W minioną niedzielę w Niestachowie odbyły się uroczystości upamiętniające 78. rocznicę zwycięskiej bitwy oddziału partyzanckiego Wybranieckich z hitlerowskimi Niemcami. Odsłonięty został także Panteon Popiersi Represjonowanych Bohaterów. W obchodach wziął udział m.in. burmistrz Miasta i Gminy Daleszyce Dariusz Meresiński oraz radny Jarosław Machul.

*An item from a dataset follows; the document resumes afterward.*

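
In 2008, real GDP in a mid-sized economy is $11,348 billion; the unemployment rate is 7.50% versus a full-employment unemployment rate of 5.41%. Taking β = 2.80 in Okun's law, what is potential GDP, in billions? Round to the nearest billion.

$12,053 billion

Unemployment gap = 7.5 - 5.41 = 2.09 points, so output gap = -2.8 × 2.09 = -5.852%.
Since Y = Y* × (1 + gap/100), Y* = 11348/0.94148 ≈ 12053 billion.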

- Dzisiaj przypominamy, że wojna toczyła się obok nas, że dotknęła naszych krewnych, że wśród nich także byli bohaterowie, którzy oddali życie za wolność, za kraj, w jakim żyjemy dzisiaj – podsumował obchody burmistrz Dariusz Meresiński. – Aby budować spokojną przyszłość, musimy mieć świadomość naszej historii. Musimy pamiętać o poświęceniu żołnierzy, ale też działaczy opozycji antykomunistycznej w okresie PRL, kiedy walka o wolność toczyła się już inaczej, ale trwała nadal.
W tym roku szczególnym punktem obchodów rocznicy zwycięskiej bitwy oddziału partyzanckiego Mariana Sołtysiaka „Barabasza”, jaka miała miejsce 7 lipca 1944 roku, było odsłonięcie w Niestachowie Panteonu Popiersi Represjonowanych Bohaterów: Prezydenta RP Lecha Kaczyńskiego i jego małżonki Marii, marszałka Kornela Morawieckiego, bł. ks. Jerzego Popiełuszki, ks. kardynała Stefana Wyszyńskiego, biskupa Czesława Kaczmarka, Przemysława Gosiewskiego, Anny Walentynowicz oraz Edmunda Sarny.
Burmistrz Dariusz Meresiński odsłonił podobiznę premiera Jana Olszewskiego, harcerza Szarych Szeregów i łącznika w Powstaniu Warszawskim, działacza opozycji demokratycznej w PRL, obrońcy w procesach politycznych m.in. Melchiora Wańkowicza i Jacka Kuronia, współzałożyciel Komitetu Obrony Robotników i Polskiego Porozumienia Niepodległościowego.
Kolejne popiersia odsłaniali uroczyście: Jan Józef Kasprzyk, szef Urzędu ds. Kombatantów i Osób Represjonowanych, w imieniu Marszałek Sejmu Elżbiety Witek – posłanka Agata Wojtyszek oraz wicewojewoda świętokrzyski Rafał Nowak. W uroczystościach wzięła udział Amelia Sołtysiak - szwagierka Mariana Sołtysiaka „Barabasza”, a także żołnierz AK, mjr Zbigniew Mielczarek ps. „Zawisza”. Obecna była także Beata Gosiewska, wdowa po Przemysławie Gosiewskim.